Early January, 1941:
“The Italians are being hammered now in the Western desert as well as in Albania, and it seems that the Fascist regime is drawing closer and closer to the brink of its inevitable precipice. It appears that the Egyptian campaign has been fairly well planned, and that we have awaited the right moment to strike. The latest news is of the capture of 20,000 prisoners, and the “Italians” are hareing away for home over the desert, outdoing even sandstorms in their velocity, or as P.G.Wodehouse might say - with the celerity of a jack-rabbit surprised while lunching. The capture of 20,000 “Italians” must be a complication for the commissariat. My fancy conjures up a pretty picture of our Pay's (Paymaster) opposite number in the Libyan desert wearing a strained look worrying whether there will be enough macaroni to go round, or whether the spaghetti has been dried up by the tropical sun.
1941 has had two big events for me so far; firstly the arrival of Wodehouse's "Quick Service" - my birthday present, and secondly the coming of four letters from you dated respectively 4th, 5th, 7th and 9th November, good fat juicy letters, too, which I seized upon as a hungry man would a crust of bread. Thank you very much for the P.G.Wodehouse; actually it arrived on New Year's Eve; but I didn't start reading it until 1941. It is grand fun and quite in the Master's best style. It will interest you to know that I read quite a considerable part of it just before and even during an action we were concerned in - quite a change in literary taste from my choice at Dakar, which you remember was "The History of the World.” I don't think I'm giving anything away by saying that we have been doing our stuff in a smallish way. All is well, so don't get worried at all.
The war is going fairly well for us at the moment. The “Italians” are beginning to wish they had never heard of Mussolini. The Western desert campaign has almost culminated in the capture of Bardia by the Australians. Just imagine the Aussies up against the “Italians”. They'll go through them like a knife through butter, and won't stand on ceremony.
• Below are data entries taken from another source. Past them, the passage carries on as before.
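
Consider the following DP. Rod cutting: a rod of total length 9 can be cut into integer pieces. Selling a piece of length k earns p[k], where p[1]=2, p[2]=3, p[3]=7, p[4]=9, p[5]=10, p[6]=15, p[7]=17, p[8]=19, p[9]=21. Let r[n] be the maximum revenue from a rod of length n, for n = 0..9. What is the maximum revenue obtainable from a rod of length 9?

22

   n    0    1    2    3    4    5    6    7    8    9
r[n]    0    2    4    7    9   11   15   17   19   22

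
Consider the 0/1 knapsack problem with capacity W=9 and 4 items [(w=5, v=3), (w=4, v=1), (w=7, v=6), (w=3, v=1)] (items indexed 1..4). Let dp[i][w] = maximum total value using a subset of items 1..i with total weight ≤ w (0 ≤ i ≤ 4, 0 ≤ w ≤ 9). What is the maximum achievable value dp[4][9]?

i\w   0   1   2   3   4   5   6   7   8   9
  0   0   0   0   0   0   0   0   0   0   0
  1   0   0   0   0   0   3   3   3   3   3
  2   0   0   0   0   1   3   3   3   3   4
  3   0   0   0   0   1   3   3   6   6   6
  4   0   0   0   1   1   3   3   6   6   6

6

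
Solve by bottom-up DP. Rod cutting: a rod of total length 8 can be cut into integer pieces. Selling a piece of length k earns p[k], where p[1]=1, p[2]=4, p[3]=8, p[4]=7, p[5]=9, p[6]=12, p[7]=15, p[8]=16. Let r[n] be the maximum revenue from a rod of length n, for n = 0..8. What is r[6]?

   n    0    1    2    3    4    5    6    7    8
r[n]    0    1    4    8    9   12   16   17   20

16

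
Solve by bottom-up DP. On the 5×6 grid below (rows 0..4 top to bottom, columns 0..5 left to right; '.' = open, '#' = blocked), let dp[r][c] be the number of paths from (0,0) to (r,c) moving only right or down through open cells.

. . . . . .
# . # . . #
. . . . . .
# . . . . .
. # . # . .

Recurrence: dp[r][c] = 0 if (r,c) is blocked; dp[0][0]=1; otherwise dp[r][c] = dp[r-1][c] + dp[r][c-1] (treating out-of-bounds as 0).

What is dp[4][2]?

r\c   0   1   2   3   4   5
  0   1   1   1   1   1   1
  1   0   1   0   1   2   0
  2   0   1   1   2   4   4
  3   0   1   2   4   8  12
  4   0   0   2   0   8  20

2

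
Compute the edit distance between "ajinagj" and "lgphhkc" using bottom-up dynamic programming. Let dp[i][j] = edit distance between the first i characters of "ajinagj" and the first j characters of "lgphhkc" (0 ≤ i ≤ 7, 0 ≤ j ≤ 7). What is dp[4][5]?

5

   ''  l  g  p  h  h  k  c
''  0  1  2  3  4  5  6  7
 a  1  1  2  3  4  5  6  7
 j  2  2  2  3  4  5  6  7
 i  3  3  3  3  4  5  6  7
 n  4  4  4  4  4  5  6  7
 a  5  5  5  5  5  5  6  7
 g  6  6  5  6  6  6  6  7
 j  7  7  6  6  7  7  7  7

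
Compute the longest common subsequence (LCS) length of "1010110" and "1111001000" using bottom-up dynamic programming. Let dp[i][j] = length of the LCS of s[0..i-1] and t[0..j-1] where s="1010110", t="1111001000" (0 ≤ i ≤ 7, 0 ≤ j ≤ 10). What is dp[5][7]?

   ''  1  1  1  1  0  0  1  0  0  0
''  0  0  0  0  0  0  0  0  0  0  0
 1  0  1  1  1  1  1  1  1  1  1  1
 0  0  1  1  1  1  2  2  2  2  2  2
 1  0  1  2  2  2  2  2  3  3  3  3
 0  0  1  2  2  2  3  3  3  4  4  4
 1  0  1  2  3  3  3  3  4  4  4  4
 1  0  1  2  3  4  4  4  4  4  4  4
 0  0  1  2  3  4  5  5  5  5  5  5

4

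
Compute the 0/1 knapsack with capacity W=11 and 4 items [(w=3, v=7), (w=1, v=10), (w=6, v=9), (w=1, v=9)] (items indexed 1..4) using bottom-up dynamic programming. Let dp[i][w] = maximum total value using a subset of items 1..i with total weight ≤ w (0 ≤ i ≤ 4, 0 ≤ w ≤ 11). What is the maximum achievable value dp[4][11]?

i\w   0   1   2   3   4   5   6   7   8   9  10  11
  0   0   0   0   0   0   0   0   0   0   0   0   0
  1   0   0   0   7   7   7   7   7   7   7   7   7
  2   0  10  10  10  17  17  17  17  17  17  17  17
  3   0  10  10  10  17  17  17  19  19  19  26  26
  4   0  10  19  19  19  26  26  26  28  28  28  35

35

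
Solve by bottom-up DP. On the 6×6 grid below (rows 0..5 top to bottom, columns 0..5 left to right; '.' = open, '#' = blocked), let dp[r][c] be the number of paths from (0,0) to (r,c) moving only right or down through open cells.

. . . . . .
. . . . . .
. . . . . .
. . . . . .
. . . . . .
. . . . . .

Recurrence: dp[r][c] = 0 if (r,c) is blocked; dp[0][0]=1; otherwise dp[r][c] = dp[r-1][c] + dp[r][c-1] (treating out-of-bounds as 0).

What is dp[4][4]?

70

r\c   0   1   2   3   4   5
  0   1   1   1   1   1   1
  1   1   2   3   4   5   6
  2   1   3   6  10  15  21
  3   1   4  10  20  35  56
  4   1   5  15  35  70 126
  5   1   6  21  56 126 252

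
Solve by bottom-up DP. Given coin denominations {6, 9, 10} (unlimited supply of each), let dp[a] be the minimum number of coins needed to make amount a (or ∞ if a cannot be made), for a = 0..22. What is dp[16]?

2

 a  0  1  2  3  4  5  6  7  8  9 10 11 12 13 14 15 16 17 18 19 20 21 22
dp  0  -  -  -  -  -  1  -  -  1  1  -  2  -  -  2  2  -  2  2  2  3  3
(- denotes ∞ / unreachable)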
I like a story I saw in the paper today. Graziani(1) sent a message to Mussolini by telegram: "What do you know about these Australians, Musso?” Musso said, "Well, I don't know much about them", and Graziani replied " Well, somebody told me that 11 of them beat all England - and there are thousands coming at me now.
Yes, the guys in charge of the cables and telegrams are a hard-hearted non-sentimental lot of stiffs. They purposely left out the "darling" from your message - and all I got was "all’s well, Joan" - and I thought that was pretty good, too. You talk as if you had been sending shoals of telegrams, but honestly (fingers crossed and all that) I've had two only - very officially cold messages with the love motif rigidly excluded - one at our last place and one at this. So the communications are n't so hot, are they?
I shall have to economise at this end - life ashore here is expensive, but I can't for the sake of my health and peace of mind stay on board all the time. However, I'll try to cut out evening outbursts except on rare occasions. My tennis is too health giving to give up, and besides it doesn't come to so much. I think I'll just take the light French lessons and pack up, and try to supplement by reading. I have four more lessons to come, but I am awaiting the return of my French teacher - who has taken herself off to a holiday resort not far away to make whoopee on what passes for whoopee with the French.”